With American blockbusters dominating the Chinese box office recently, domestic artists have been searching for ways to hitch a ride on that wave of highly-produced success. And, really, what better way is there than to describe your future fantasy film series as the “Chinese Lord of the Rings?”
In an interview with Xinhua at the 68th Cannes Film Festival, Chinese novelist Cang Yue introduced her planned film project based on “The Mirror,” her unique series of best-selling fantasy novels, thusly: “We want to create a Chinese Lord of the Rings. There are two rings in the story and the origin of the book comes from there.”
Apart from having more than One Ring to rule them all, the series also features love, war AND magic in an epic tale that spans not only decades, but oceans as well, in a fantastical land full of sorcery, romance, kung fu, but probably not Hobbits—that would be a little much. The six-book series has already sold more than 7 million copies.
The first planned film The Mirror: Twin Cities will be based on the first book in the series, which Cang finished eight years ago. She said she had to wait for visual effect technology to catch up with her imagination before being able to turn it into a movie, but hopes to use the latest CGI technology to bring all her characters in the series to life.

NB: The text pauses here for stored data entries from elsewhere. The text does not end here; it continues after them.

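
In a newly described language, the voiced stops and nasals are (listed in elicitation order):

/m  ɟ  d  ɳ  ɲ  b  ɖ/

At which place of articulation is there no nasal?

bilabial: oral stop /b/, nasal /m/.
alveolar: oral stop /d/, nasal —.
retroflex: oral stop /ɖ/, nasal /ɳ/.
palatal: oral stop /ɟ/, nasal /ɲ/.
Every place of articulation has a nasal member except alveolar, where /n/ would be expected.

alveolar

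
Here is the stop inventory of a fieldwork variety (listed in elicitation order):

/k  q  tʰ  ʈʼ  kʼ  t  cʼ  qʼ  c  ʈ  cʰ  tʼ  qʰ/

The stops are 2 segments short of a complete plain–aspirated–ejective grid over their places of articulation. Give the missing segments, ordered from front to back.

alveolar: plain /t/, aspirated /tʰ/, ejective /tʼ/.
retroflex: plain /ʈ/, aspirated —, ejective /ʈʼ/.
palatal: plain /c/, aspirated /cʰ/, ejective /cʼ/.
velar: plain /k/, aspirated —, ejective /kʼ/.
uvular: plain /q/, aspirated /qʰ/, ejective /qʼ/.
Gaps, from front to back: retroflex lacks aspirated (/ʈʰ/); velar lacks aspirated (/kʰ/).

/ʈʰ/, /kʰ/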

Boasting some pretty sweet special effects, the final installment in the Hobbit trilogy has earned some $120 million in China after its January release, making the third highest grossing film in China this year, for now.
But Cang doesn’t just want her film to be a hit at home—she sees the potential for the planned Hollywood-level China-Canada coproduction to be popular abroad as well. After all, she she does deal in fantasy.

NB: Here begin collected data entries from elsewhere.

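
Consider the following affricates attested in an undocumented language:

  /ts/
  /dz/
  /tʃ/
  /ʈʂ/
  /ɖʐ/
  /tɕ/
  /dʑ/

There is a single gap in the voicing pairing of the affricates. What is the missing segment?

alveolar: voiceless /ts/, voiced /dz/.
postalveolar: voiceless /tʃ/, voiced —.
retroflex: voiceless /ʈʂ/, voiced /ɖʐ/.
alveolo-palatal: voiceless /tɕ/, voiced /dʑ/.
The postalveolar row has no voiced member, so the gap is the voiced postalveolar affricate /dʒ/.

/dʒ/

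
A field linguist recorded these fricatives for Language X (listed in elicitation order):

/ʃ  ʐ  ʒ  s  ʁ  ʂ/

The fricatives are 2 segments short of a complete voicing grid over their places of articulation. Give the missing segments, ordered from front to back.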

The books will each be published in English before their film adaptation is released. The script of the first movie is not yet finished. It’s being adapted by veteran screenwriter John Collee, whose film scripts include Master and Commander and Happy Feet.

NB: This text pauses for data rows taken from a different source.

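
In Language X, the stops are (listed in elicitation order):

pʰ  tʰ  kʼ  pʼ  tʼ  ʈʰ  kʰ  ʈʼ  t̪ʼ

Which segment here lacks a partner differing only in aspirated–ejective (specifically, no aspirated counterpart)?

Bilabial: /pʰ/ ~ /pʼ/
Alveolar: /tʰ/ ~ /tʼ/
Retroflex: /ʈʰ/ ~ /ʈʼ/
Velar: /kʰ/ ~ /kʼ/
Dental: only /t̪ʼ/ (ejective); no aspirated partner.
So /t̪ʼ/ is the unpaired segment.

/t̪ʼ/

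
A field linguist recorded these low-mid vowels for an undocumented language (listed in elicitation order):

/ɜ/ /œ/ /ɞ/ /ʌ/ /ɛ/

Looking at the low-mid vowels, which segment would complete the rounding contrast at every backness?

/ɔ/

Unrounded: /ɛ/ (front), /ɜ/ (central), /ʌ/ (back).
Rounded: /œ/ (front), /ɞ/ (central).
The back row has no rounded member, so the gap is the back rounded vowel /ɔ/.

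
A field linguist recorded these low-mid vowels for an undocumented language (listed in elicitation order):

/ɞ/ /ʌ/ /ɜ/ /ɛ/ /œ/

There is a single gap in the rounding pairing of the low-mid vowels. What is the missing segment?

front: unrounded /ɛ/, rounded /œ/.
central: unrounded /ɜ/, rounded /ɞ/.
back: unrounded /ʌ/, rounded —.
The back row has no rounded member, so the gap is the back rounded vowel /ɔ/.

/ɔ/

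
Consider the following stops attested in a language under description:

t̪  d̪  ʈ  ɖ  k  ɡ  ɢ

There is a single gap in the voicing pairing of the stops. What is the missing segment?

Voiceless: /t̪/ (dental), /ʈ/ (retroflex), /k/ (velar).
Voiced: /d̪/ (dental), /ɖ/ (retroflex), /ɡ/ (velar), /ɢ/ (uvular).
The uvular row has no voiceless member, so the gap is the voiceless uvular stop /q/.

/q/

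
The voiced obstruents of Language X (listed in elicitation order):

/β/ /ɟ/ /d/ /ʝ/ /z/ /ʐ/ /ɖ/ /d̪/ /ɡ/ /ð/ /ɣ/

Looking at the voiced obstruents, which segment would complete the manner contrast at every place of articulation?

Stop: /d̪/ (dental), /d/ (alveolar), /ɖ/ (retroflex), /ɟ/ (palatal), /ɡ/ (velar).
Fricative: /β/ (bilabial), /ð/ (dental), /z/ (alveolar), /ʐ/ (retroflex), /ʝ/ (palatal), /ɣ/ (velar).
The bilabial row has no stop member, so the gap is the bilabial stop /b/.

/b/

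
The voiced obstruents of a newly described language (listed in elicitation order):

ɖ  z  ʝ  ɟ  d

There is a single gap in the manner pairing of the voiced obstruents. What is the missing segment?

/ʐ/

alveolar: stop /d/, fricative /z/.
retroflex: stop /ɖ/, fricative —.
palatal: stop /ɟ/, fricative /ʝ/.
The retroflex row has no fricative member, so the gap is the retroflex fricative /ʐ/.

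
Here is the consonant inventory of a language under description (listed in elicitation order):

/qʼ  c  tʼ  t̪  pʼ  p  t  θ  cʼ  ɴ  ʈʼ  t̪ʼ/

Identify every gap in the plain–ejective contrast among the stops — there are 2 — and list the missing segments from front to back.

place of articulation  plain     ejective
bilabial          p         pʼ      
dental            t̪        t̪ʼ     
alveolar          t         tʼ      
retroflex         —         ʈʼ      
palatal           c         cʼ      
uvular            —         qʼ      
Gaps, from front to back: retroflex lacks plain (/ʈ/); uvular lacks plain (/q/).

/ʈ/, /q/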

Meanwhile, the production of the movie will be in the capable hands of Liming Ke (So Young and Tiny Times), Danny Bergeron (Jupiter Ascending and X-Men: Days of Future Past) and Andrew Mason (The Matrix).
Cang Yue also managed to invoke another seminal blockbuster hit for comparison’s sake, saying that she hopes that “the emotions, affection and love among all the characters will touch foreign audiences in the way that Ang Lee’s Crouching Tiger, Hidden Dragon did.” Ang Lee’s surprise crossover sensation raked in $213 million at box offices worldwide, against a $17 million budget.
“Even if we have a different culture, I would like to use this oriental style of love and emotion among characters and to touch Western people’s hearts,” Cang said. So, Lord of the Rings, crossed with some Crouching Tiger, Hidden Dragon, with a little Tiny Times thrown in? Sounds like a recipe for box office gold to us!